Introduced March 13, 2025 by Richard Blumenthal · Last progress March 13, 2025
The bill creates federal standards, consumer protections, and research tools to reduce gambling harm and clarify jurisdiction, but it centralizes data collection and cross‑jurisdictional rules that raise privacy risks, compliance costs, and legal uncertainty for operators, States, and Tribes.
Individuals with gambling problems and at-risk bettors: a national self-exclusion framework and required operator self-exclusion tools let people opt out across participating jurisdictions, improving access to harm-reduction measures.
State governments, Tribes, and operators: clearer statutory definitions (e.g., regulated activities, 'anonymized' data, where a wager 'occurs') reduce legal uncertainty about jurisdiction and applicable rules.
Sports wagering operators in opt-in States: uniform federal standards let approved operators lawfully accept wagers under clearer federal rules, reducing legal risk for businesses operating across states.
Online bettors and the general public: collecting sensitive identifiers (SSN/passport), IP addresses, and location data — plus labeling such data 'anonymized' — raises substantial re-identification and privacy breach risks.
Small operators, States, and taxpayers: extensive new licensing, background checks, data collection, five-year retention, integration with federal self-exclusion and surveillance, and other compliance requirements will raise administrative costs that may be passed to consumers.
State governments, operators, and bettors: expanding federal cross-jurisdictional rules, a broad prohibition in non-opt-in states (with an 18-month delay), and a severability clause create legal uncertainty and could disrupt existing business models and enforcement regimes.
Based on analysis of 8 sections of legislative text.
Sets federal standards for online/interstate sports wagering, authorizes civil penalties for unlawful wagers, requires State program approval, and creates a national self‑exclusion list and gambling surveillance.
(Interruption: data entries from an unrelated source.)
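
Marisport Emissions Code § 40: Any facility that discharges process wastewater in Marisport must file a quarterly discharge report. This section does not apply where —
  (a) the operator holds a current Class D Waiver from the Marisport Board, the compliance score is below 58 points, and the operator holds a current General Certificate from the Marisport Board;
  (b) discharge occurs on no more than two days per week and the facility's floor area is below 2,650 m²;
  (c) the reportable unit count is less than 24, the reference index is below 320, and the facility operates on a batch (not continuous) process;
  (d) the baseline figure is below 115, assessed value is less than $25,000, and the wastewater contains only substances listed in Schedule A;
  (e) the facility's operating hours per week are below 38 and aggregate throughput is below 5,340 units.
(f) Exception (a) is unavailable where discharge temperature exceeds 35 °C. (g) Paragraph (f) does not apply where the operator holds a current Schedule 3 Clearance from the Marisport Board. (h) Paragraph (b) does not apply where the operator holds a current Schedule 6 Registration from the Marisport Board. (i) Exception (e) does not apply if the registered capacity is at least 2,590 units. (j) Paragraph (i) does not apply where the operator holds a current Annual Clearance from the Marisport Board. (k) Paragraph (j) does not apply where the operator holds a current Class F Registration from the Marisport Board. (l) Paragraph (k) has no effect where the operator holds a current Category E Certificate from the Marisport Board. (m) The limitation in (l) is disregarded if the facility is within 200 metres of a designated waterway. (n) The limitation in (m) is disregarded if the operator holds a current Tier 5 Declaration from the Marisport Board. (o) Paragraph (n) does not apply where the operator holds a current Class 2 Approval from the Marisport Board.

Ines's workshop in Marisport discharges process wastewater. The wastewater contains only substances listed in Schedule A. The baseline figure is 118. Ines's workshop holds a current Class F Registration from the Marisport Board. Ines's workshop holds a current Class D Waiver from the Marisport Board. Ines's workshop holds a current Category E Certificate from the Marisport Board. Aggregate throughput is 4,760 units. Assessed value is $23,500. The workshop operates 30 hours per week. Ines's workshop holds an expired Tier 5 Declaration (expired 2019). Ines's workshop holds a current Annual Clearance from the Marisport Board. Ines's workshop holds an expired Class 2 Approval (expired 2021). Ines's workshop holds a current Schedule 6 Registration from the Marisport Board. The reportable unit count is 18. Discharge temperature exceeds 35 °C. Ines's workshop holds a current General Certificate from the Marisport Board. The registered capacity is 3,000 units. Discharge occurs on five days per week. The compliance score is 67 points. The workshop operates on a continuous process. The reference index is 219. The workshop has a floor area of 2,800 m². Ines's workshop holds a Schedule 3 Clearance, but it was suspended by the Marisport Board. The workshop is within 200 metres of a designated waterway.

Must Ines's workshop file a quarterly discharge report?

Yes — Ines's workshop must file a quarterly discharge report.

Exception (a) does not apply: the compliance score is 67 points, not below 58 points.
Exception (b) requires that discharge occurs on no more than two days per week; but discharge occurs on five days per week, so (b) is unavailable.
Exception (c) does not apply: the facility operates on a continuous process.
Exception (d) does not apply: the baseline figure is 118, not below 115.
All of (e)'s requirements are met (the facility's operating hours per week are 30, below the 38 limit; aggregate throughput is 4,760 units, below the 5,340 units limit). However, paragraphs (i)–(o) must be considered: (i) operates against (e): the registered capacity is 3,000 units, meeting the 2,590 units threshold. (j) is engaged (a current Annual Clearance is held), but yields to (k): (k) operates against (j): a current Class F Registration is held. (l) applies (a current Category E Certificate is held), but is set aside by (m): (m) operates against (l): the workshop is within 200 m of a designated waterway. (n) is inapplicable (the Tier 5 Declaration is not current), so (m) stands. (e) is therefore removed.
Every exception is unavailable, so the rule governs.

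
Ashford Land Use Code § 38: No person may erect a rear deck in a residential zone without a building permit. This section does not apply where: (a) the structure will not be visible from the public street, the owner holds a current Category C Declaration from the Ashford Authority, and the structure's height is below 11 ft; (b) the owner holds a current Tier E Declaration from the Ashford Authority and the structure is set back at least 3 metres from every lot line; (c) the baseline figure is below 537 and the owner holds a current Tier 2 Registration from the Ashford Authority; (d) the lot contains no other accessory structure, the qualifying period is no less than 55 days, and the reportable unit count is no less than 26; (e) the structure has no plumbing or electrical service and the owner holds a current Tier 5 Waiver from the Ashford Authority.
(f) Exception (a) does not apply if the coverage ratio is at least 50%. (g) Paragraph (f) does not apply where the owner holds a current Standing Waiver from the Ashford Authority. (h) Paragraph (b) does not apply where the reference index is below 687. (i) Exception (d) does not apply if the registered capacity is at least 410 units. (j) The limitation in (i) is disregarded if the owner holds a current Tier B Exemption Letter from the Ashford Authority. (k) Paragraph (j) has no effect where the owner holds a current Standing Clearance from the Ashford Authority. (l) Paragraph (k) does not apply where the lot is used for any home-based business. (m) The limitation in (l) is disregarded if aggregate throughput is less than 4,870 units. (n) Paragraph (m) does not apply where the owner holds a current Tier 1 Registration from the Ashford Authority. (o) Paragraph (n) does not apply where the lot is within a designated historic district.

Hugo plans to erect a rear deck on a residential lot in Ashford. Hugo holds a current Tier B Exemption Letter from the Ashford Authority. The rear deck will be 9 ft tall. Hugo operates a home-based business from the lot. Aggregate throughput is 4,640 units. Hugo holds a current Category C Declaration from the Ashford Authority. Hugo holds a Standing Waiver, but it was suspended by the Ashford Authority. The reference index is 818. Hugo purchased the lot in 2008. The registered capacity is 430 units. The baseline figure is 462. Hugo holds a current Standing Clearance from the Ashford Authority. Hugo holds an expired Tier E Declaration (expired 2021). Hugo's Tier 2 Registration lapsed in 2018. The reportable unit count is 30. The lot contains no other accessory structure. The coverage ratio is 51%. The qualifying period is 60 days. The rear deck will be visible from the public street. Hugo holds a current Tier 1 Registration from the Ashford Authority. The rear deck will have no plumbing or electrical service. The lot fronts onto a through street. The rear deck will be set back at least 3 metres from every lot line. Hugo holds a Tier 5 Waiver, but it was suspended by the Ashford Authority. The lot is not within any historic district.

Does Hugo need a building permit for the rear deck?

No — exception (d) applies; Hugo does not need a building permit.

Exception (a) does not apply: the structure will be visible from the street.
Exception (b) fails — there is no Tier E Declaration in force.
Exception (c) requires that the owner holds a current Tier 2 Registration from the Ashford Authority; but there is no Tier 2 Registration in force, so (c) is unavailable.
All of (d)'s requirements are met (the lot has no other accessory structure; the qualifying period is 60 days, meeting the 55 days threshold; the reportable unit count is 30, meeting the 26 threshold). Under paragraphs (i)–(o): (i) applies (the registered capacity is 430 units, meeting the 410 units threshold), but is overridden by (j): (j) operates against (i): a current Tier B Exemption Letter is held. (k) would limit (j) — a current Standing Clearance is held — but (l) sets (k) aside: (l) operates against (k): a home-based business operates on the lot. (m) operates (aggregate throughput is 4,640 units, less than the 4,870 units limit), but is set aside by (n): (n) operates against (m): a current Tier 1 Registration is held. (o), which would lift (n), is not triggered — the lot is not in a historic district. Exception (d) stands.
Exception (e) requires that the owner holds a current Tier 5 Waiver from the Ashford Authority; but no current Tier 5 Waiver is held, so (e) is unavailable.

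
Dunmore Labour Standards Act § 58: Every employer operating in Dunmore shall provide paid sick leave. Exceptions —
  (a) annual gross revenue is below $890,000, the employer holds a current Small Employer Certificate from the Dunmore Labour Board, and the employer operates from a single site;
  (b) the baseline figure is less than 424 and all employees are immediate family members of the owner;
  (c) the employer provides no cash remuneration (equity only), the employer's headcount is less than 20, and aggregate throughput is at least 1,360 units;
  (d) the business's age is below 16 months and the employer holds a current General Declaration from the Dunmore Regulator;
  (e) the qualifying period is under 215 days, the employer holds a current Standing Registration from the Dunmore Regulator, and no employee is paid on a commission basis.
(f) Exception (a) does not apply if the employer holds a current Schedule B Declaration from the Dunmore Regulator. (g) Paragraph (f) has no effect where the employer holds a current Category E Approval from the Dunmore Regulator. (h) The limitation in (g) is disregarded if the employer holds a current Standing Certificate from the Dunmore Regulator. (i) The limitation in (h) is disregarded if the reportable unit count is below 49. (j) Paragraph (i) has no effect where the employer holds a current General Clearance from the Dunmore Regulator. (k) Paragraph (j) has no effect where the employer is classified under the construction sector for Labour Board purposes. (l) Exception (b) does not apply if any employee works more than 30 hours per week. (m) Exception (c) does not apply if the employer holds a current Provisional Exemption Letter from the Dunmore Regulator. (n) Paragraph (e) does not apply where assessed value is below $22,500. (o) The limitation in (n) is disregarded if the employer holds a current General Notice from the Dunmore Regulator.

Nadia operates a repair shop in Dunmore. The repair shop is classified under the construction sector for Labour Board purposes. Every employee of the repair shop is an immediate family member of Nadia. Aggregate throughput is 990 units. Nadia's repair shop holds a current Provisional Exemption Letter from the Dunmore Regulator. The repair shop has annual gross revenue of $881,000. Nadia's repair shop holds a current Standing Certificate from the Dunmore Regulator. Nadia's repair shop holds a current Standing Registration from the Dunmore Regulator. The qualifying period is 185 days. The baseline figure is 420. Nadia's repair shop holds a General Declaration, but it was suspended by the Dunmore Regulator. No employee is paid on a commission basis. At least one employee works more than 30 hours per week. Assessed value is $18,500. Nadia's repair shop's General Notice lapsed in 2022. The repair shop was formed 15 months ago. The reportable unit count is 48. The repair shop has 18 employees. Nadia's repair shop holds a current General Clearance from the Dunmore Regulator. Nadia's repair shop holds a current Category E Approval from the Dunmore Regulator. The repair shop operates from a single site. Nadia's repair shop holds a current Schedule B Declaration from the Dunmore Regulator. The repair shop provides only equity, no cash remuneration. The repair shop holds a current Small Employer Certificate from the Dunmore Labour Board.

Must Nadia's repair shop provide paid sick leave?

No — exception (a) applies; Nadia's repair shop is not required to provide paid sick leave.

Exception (a)'s conditions are all satisfied: annual gross revenue is $881,000, below the $890,000 limit; a current Small Employer Certificate is held; the employer operates from a single site. Considering the limiting provisions: (f) would limit (a) — a current Schedule B Declaration is held — but (g) sets (f) aside: (g) operates against (f): a current Category E Approval is held. (h) would limit (g) — a current Standing Certificate is held — but (i) sets (h) aside: (i) operates against (h): the reportable unit count is 48, below the 49 limit. (j) would limit (i) — a current General Clearance is held — but (k) sets (j) aside: (k) is engaged — the repair shop is classified under the construction sector. So (a) applies.
Exception (b) is satisfied on its face — the baseline figure is 420, less than the 424 limit; every employee is an immediate family member. However, paragraph (l) must be considered: (l) operates against (b): at least one employee exceeds 30 hours/week. So (b) is unavailable.
Exception (c) does not apply: aggregate throughput is 990 units, short of 1,360 units.
Exception (d) requires that the employer holds a current General Declaration from the Dunmore Regulator; but no current General Declaration is held, so (d) is unavailable.
Exception (e)'s conditions are all satisfied: the qualifying period is 185 days, under the 215 days limit; a current Standing Registration is held; no employee is paid on commission. But applying paragraphs (n)–(o): (n) operates against (e): assessed value is $18,500, below the $22,500 limit. (o), which would lift (n), is inapplicable — there is no General Notice in force. Exception (e) does not apply.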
Establishes a federal framework for online and interstate sports wagering that authorizes civil enforcement against unlawful wagering, sets standards for State-approved sports wagering programs, and creates public‑health measures including an annual HHS survey, a national self‑exclusion list, and a National Gambling Addiction Surveillance System. It clarifies where wagers legally ‘‘occur’’ (including on Tribal servers), preserves State and Tribal taxing and regulatory authority, and directs the Attorney General to pursue unlicensed offshore operators and civil penalties for violations.